Süper kahramanlar iş başında

Güncelleme Tarihi:

Süper kahramanlar iş başında
Oluşturulma Tarihi: Şubat 15, 2001 00:00


Başak DEDEOĞLU
Haberin Devamı

Son yıllarda ekranlarda bir süper kahraman furyasıdır gidiyor. Gözünü bile kırpmadan tehlikelere göğüs geren bu kahramanları çok benimsedik. Bu konunun uzmanı Dr. Ergün Yolcu, bize bu kahramanların toplum üzerindeki etkisini anlattı.

KİMİ gözüpek bir polis, kimi mangalyürekli bir mahalle delikanlısı, kimi deli yürekli bir Robin Hood, kimi de güzel, çekici bir kadın dedektif. Her hafta yayın saatini sektirmeden tv karşısına geçiyor, sonunda onların kazanacağını bile bile hop oturuyor hop kalkıyoruz. Bizim kahramanlarımız, uçamıyor, duvarların ötesini göremiyorlar ama kötüleri haklıyor, hatta tek başlarına mafyayı çökertiyorlar ya, o da yetiyor bize! Eskiden şarkıcıların, türkücülerin posterlerini asanlar artık Memoli'nin, Miroğlu'nun resimleriyle donatıyor duvarlarını. Peki bu kadar büyük ilgi görmelerinin hatta taklit edilmelerinin nedeni ne? Biz de, İstanbul Üniversitesi İletişim Fakültesi'ne gidip, Radyo-TV-Sinema Bölümü'nden, Dr. Ergün Yolcu'yla ekranlardaki süper kahramanlarımızı konuştuk.

- Siz bu dizileri takip ediyor musunuz?

Bunlarla ilgili araştırmalar yaptığımız için izliyorum.

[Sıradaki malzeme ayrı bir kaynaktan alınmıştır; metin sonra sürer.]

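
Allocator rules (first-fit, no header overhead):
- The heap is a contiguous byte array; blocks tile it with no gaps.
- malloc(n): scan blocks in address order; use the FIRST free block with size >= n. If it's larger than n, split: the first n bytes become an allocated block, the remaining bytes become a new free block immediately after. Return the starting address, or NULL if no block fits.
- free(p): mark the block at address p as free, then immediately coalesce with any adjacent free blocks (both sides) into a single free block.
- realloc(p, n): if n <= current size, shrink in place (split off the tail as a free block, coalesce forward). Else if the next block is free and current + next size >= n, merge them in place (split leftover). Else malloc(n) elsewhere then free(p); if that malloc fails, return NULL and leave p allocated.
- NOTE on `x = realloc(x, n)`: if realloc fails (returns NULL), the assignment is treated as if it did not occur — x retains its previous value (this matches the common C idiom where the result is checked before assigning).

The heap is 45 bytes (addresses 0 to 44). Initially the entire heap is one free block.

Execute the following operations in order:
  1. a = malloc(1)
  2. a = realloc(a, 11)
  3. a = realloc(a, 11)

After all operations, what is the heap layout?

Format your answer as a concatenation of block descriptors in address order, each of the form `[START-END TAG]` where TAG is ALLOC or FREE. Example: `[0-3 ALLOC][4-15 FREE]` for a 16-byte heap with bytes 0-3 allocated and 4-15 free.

Answer: [0-10 ALLOC][11-44 FREE]

Derivation:
Op 1: a = malloc(1) -> a = 0; heap: [0-0 ALLOC][1-44 FREE]
Op 2: a = realloc(a, 11) -> a = 0; heap: [0-10 ALLOC][11-44 FREE]
Op 3: a = realloc(a, 11) -> a = 0; heap: [0-10 ALLOC][11-44 FREE]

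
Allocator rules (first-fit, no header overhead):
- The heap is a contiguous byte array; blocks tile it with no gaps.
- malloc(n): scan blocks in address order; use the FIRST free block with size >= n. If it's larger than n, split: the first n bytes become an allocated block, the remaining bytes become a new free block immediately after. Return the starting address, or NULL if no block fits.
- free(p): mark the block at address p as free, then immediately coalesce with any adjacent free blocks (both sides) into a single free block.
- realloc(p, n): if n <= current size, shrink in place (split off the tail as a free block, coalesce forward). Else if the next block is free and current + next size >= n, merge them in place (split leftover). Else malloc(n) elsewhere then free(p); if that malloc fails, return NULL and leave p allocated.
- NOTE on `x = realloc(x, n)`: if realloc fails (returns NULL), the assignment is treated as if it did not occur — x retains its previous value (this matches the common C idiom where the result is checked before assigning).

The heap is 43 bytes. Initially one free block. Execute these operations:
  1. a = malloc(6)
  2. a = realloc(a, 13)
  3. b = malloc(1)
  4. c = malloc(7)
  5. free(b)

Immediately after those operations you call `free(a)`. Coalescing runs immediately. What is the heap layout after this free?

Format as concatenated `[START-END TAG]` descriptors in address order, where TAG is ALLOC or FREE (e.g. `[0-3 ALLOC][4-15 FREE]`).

Answer: [0-13 FREE][14-20 ALLOC][21-42 FREE]

Derivation:
Op 1: a = malloc(6) -> a = 0; heap: [0-5 ALLOC][6-42 FREE]
Op 2: a = realloc(a, 13) -> a = 0; heap: [0-12 ALLOC][13-42 FREE]
Op 3: b = malloc(1) -> b = 13; heap: [0-12 ALLOC][13-13 ALLOC][14-42 FREE]
Op 4: c = malloc(7) -> c = 14; heap: [0-12 ALLOC][13-13 ALLOC][14-20 ALLOC][21-42 FREE]
Op 5: free(b) -> (freed b); heap: [0-12 ALLOC][13-13 FREE][14-20 ALLOC][21-42 FREE]
free(a): a = 0 -> block [0-12 ALLOC]; mark free, coalesce with adjacent free neighbors -> [0-13 FREE][14-20 ALLOC][21-42 FREE]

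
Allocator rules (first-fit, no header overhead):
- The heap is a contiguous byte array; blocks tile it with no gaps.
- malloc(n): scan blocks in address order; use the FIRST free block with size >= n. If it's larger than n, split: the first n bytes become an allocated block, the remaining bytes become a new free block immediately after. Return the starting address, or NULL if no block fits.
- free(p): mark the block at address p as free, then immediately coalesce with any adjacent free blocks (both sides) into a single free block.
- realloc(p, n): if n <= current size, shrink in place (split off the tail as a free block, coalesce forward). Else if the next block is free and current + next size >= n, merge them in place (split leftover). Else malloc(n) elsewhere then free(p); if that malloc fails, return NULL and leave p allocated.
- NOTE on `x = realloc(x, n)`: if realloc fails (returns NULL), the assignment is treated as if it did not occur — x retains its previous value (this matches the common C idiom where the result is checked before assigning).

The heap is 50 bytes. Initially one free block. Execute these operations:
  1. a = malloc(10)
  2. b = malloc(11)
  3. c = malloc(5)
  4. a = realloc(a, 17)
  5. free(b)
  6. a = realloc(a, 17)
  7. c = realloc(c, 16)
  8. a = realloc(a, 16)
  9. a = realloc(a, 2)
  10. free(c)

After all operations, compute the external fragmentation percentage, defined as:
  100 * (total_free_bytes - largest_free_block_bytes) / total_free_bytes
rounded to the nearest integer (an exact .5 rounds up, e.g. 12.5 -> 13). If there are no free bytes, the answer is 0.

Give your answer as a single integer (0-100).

Op 1: a = malloc(10) -> a = 0; heap: [0-9 ALLOC][10-49 FREE]
Op 2: b = malloc(11) -> b = 10; heap: [0-9 ALLOC][10-20 ALLOC][21-49 FREE]
Op 3: c = malloc(5) -> c = 21; heap: [0-9 ALLOC][10-20 ALLOC][21-25 ALLOC][26-49 FREE]
Op 4: a = realloc(a, 17) -> a = 26; heap: [0-9 FREE][10-20 ALLOC][21-25 ALLOC][26-42 ALLOC][43-49 FREE]
Op 5: free(b) -> (freed b); heap: [0-20 FREE][21-25 ALLOC][26-42 ALLOC][43-49 FREE]
Op 6: a = realloc(a, 17) -> a = 26; heap: [0-20 FREE][21-25 ALLOC][26-42 ALLOC][43-49 FREE]
Op 7: c = realloc(c, 16) -> c = 0; heap: [0-15 ALLOC][16-25 FREE][26-42 ALLOC][43-49 FREE]
Op 8: a = realloc(a, 16) -> a = 26; heap: [0-15 ALLOC][16-25 FREE][26-41 ALLOC][42-49 FREE]
Op 9: a = realloc(a, 2) -> a = 26; heap: [0-15 ALLOC][16-25 FREE][26-27 ALLOC][28-49 FREE]
Op 10: free(c) -> (freed c); heap: [0-25 FREE][26-27 ALLOC][28-49 FREE]
Free blocks: [26 22] total_free=48 largest=26 -> 100*(48-26)/48 = 2200/48 ≈ 45.833 -> rounds to 46

Answer: 46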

- Peki bizim süper kahramanları nasıl buluyorsunuz?

Bunlar haksızlığa ve baskıya karşı savaş açan, ancak kendine silah çekildiğinde silah çeken kişiler. Tabii aynı zamanda yakışıklı, sevecen, bakışlarında ifade olan ve karizmatik birisi olması gerek. Zaten çekimler onları karizmatik gösterecek şekilde yapılıyor. Bir de bunlar, sürekli iyidirler.

- Sizce bu kahramanlar gerçeklerden kopuk veya masalsı mı?

Çok masalsı diyemeyeceğim açıkçası. Meclisimizde milletvekilleri yumruklaşıyor, gazeteyi açıyoruz polisin işkence haberlerini okuyoruz. Tabii ki görüntüsel yaratım ögelerine göre bir öykü var, ama demek ki insanlar gerçek yaşamdan kesitler buluyor ki bu dizileri de bu kadar izliyorlar.

- Kahramanların maceralarını izlemek ya da okumak bir ihtiyaç mıdır ki bu kadar ilgi gösteriyoruz?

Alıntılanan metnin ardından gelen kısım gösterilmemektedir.